Há algumas coisas que nos acostumamos a não ver. Como, por
exemplo, ao passar por um acidente de trânsito grave, muitos passam ao lado e
mesmo sabendo que tem pessoas feridas, sangrando, com falta de membros, etc.
evitando olhar. Assim como há coisas que lidamos no dia a dia sem nos dar conta
do que é ou como funciona, como os diversos chips e fios do computador, o motor
que faz subir e descer o elevador. Existem outras coisas que fazemos questão de
não conhecer e evitamos ter que lidar com elas, como os trâmites de cartório e
seus diversos documentos, assinaturas, carimbos e burocracia. Há outros
elementos que lidamos e que não conseguimos compreender com clareza e não
paramos para pensar sobre o que ele é e o que representa, como o dinheiro. O
que é o dinheiro? O que faz um papel colorido com um número 10 ter o valor de
R$10,00? Ele representa um valor de uso, um valor de troca, a força de trabalho
ou o tempo gasto para produzir um produto com valor equivalente?
Alguns filósofos chamam este fenômeno de fetichismo,
principalmente os ligados a linha marxista, como Adorno e Horkheimer da Escola
de Frankfurt, Luckács e o próprio Marx.
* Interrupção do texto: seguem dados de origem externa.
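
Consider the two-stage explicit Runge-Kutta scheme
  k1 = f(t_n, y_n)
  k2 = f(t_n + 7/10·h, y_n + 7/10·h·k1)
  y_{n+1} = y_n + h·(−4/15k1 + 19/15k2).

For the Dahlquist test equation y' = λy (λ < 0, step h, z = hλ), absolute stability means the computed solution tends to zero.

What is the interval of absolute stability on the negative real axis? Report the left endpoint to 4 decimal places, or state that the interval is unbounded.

(-1.1278, 0).

Set f=λy, z=hλ:
  k1=λy_n ⇒ h·k1=z·y_n;  k2=λ(1+7/10z)y_n ⇒ h·k2=z(1+7/10z)y_n
  y_{n+1}/y_n = 1 − 4/15z + 19/15z(1+7/10z) = 1 + z + 133/150z²
  so R(z) = 1 + z + 133/150z².

Boundary: |R(x)|=1, x<0.
x=-1.54: |R|=1.5628
R=1: x+133/150x²=0 ⇒ x=−150/133=-1.1278; min R=1−1/(4·133/150)=0.7180>−1
Confirm numerically:
  x=-1.029: |R|=0.90984 <1
  x=-0.809: |R|=0.77131 <1
  x=-0.609: |R|=0.71985 <1
  x=-0.466: |R|=0.72654 <1
  x=-1.604: |R|=1.67723 >1
  x=-1.514: |R|=1.51841 >1
  x=-1.218: |R|=1.09739 >1
Interval (-1.1278, 0).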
Um escritor inglês chamado China
Mieville levou este conceito ao extremo ao criar uma ficção policial onde duas
cidades ocupam o mesmo espaço geográfico sem interagir uma com a outra, elas
são de países diferentes. Realmente é estranho, eu sei, mas de uma criatividade
estupenda! Imagine que se você mora em uma casa na cidade X e na casa ao lado,
o que seria seu vizinho, tem a casa situada na outra cidade, Y. Vocês obedecem
a leis diferentes, têm outro governo, modos de vestir, de comportamento
distintos e até outra língua. Como não pertencem ao mesmo país não podem se
comunicar e nem ao menos se ver. Para ambos ignorar esta separação é um crime
gravíssimo e para garantir este “distanciamento” são monitorados por um poder
secreto chamado Brecha.
O livro se chama “A cidade & a cidade”, publicado pela
Boitempo Editorial, e já ganhou diversos prêmios mundo a fora pela genialidade
da obra. Além de ser um romance policial que nos prende a atenção do começo ao
fim ele nos promove um exercício de imaginação ao tentar conceber uma relação destas
entre cidades e cidadãos. Nos leva a refletir sobre as coisas que vemos e não
enxergamos, que somos acostumados a não nos envolver, a não entender e não nos
relacionar. Coisas que sabemos que estão lá, mas aprendemos a “desver”.
Imaginem o tanto de coisas que estão por aí e nem sabemos que existem?